Life was not the same for Patidar and his family, at least till 2007.The rise from a poverty-ridden life to an accomplished farmer did not happen with a mere change in his farming technique from chemical-based to natural.
For four years, between 2003 and 2007, the family incurred heavy losses for producing crops and vegetables of uneven sizes, weight, and taste that found no takers. Many times, the product was either thrown at cows or buried in their field.
“I came across two books — Krishi Parashara and Visha Vallabh — that gave me a rough idea about what I was missing. It gave a different dimension to my approach. I realised that consolidated ancient wisdom on farming was not available in a single place or a single book. Here my life took a 360-degree turn.”
Patidar started purchasing books on the subject and began reading the latest research journals. “It was like going back to school. I extensively read books at the Asian Agri History Foundation based in Udaipur and Dehradun. Here I realised that without understanding the basics of chemistry, astrology, astronomy, geology, soils, anatomy, human behaviour and the market, I will never excel in the new course of my life,” he says, showing pictures of his lecture series on natural farming in universities and colleges in north India.
His achievements in organic farming remained unnoticed until 2012. That year, actor Aamir Khan interviewed him for his show Satyamev Jayate. “Thereafter, my life changed as the national media carried my interviews for days and weeks. I was approached and contacted by buyers, university teachers, students and farmers,” Patidar recalls. By now, he has lectured in 22 universities across north India. He is the only farmer in the region exporting his products to different countries and has changed his financial status from an under debt one to debt-free. The coriander grown on non-organic farmland fetches Rs 80 per kilo, while his high-quality product gives him Rs 220 per kilogram with the cost of production lesser than the former.
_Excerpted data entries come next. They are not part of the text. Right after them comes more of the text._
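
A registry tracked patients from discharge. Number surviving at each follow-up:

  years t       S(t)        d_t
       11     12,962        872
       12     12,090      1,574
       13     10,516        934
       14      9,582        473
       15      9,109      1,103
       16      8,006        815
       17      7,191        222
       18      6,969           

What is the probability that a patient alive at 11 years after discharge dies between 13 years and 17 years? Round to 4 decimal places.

This is the probability of reaching 13 but not 17, conditional on being alive at 11: (S(13) − S(17)) / S(11).
= (10,516 − 7,191) / 12,962 = 3,325 / 12,962 = 0.256519.

0.2565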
His farming technique has helped him achieve the feat of producing opium organically. “I am the only farmer who grows opium 100% organically,” Patidar says.
Until 2003, Patidar too was using a high amount of chemicals on his land. Then, an incident in the village shocked him. “The excessive use of monocrotophos in the soybean crop killed a hundred peacocks in three days. The tragedy did not end. Eagles, hawks and jackals that consumed the carcasses of the peacocks also died in the next few days,” Patidar says.
It shocked the conservative village. The peacock is identified with goddess Lakshmi here and the villagers feared the goddess would curse the village. The villagers took several measures, including a pledge not to use any pesticides, weedicides and insecticides.
“I remember taking the pledge at a chaupal. Nobody among us knew how to cultivate anything without using chemicals. For three years, the produce did not match the level of what it used to be with the chemicals. The produce was of poor quality and many a time remained unsold,” Patidar says while pointing to an old book that changed the fortunes of his family.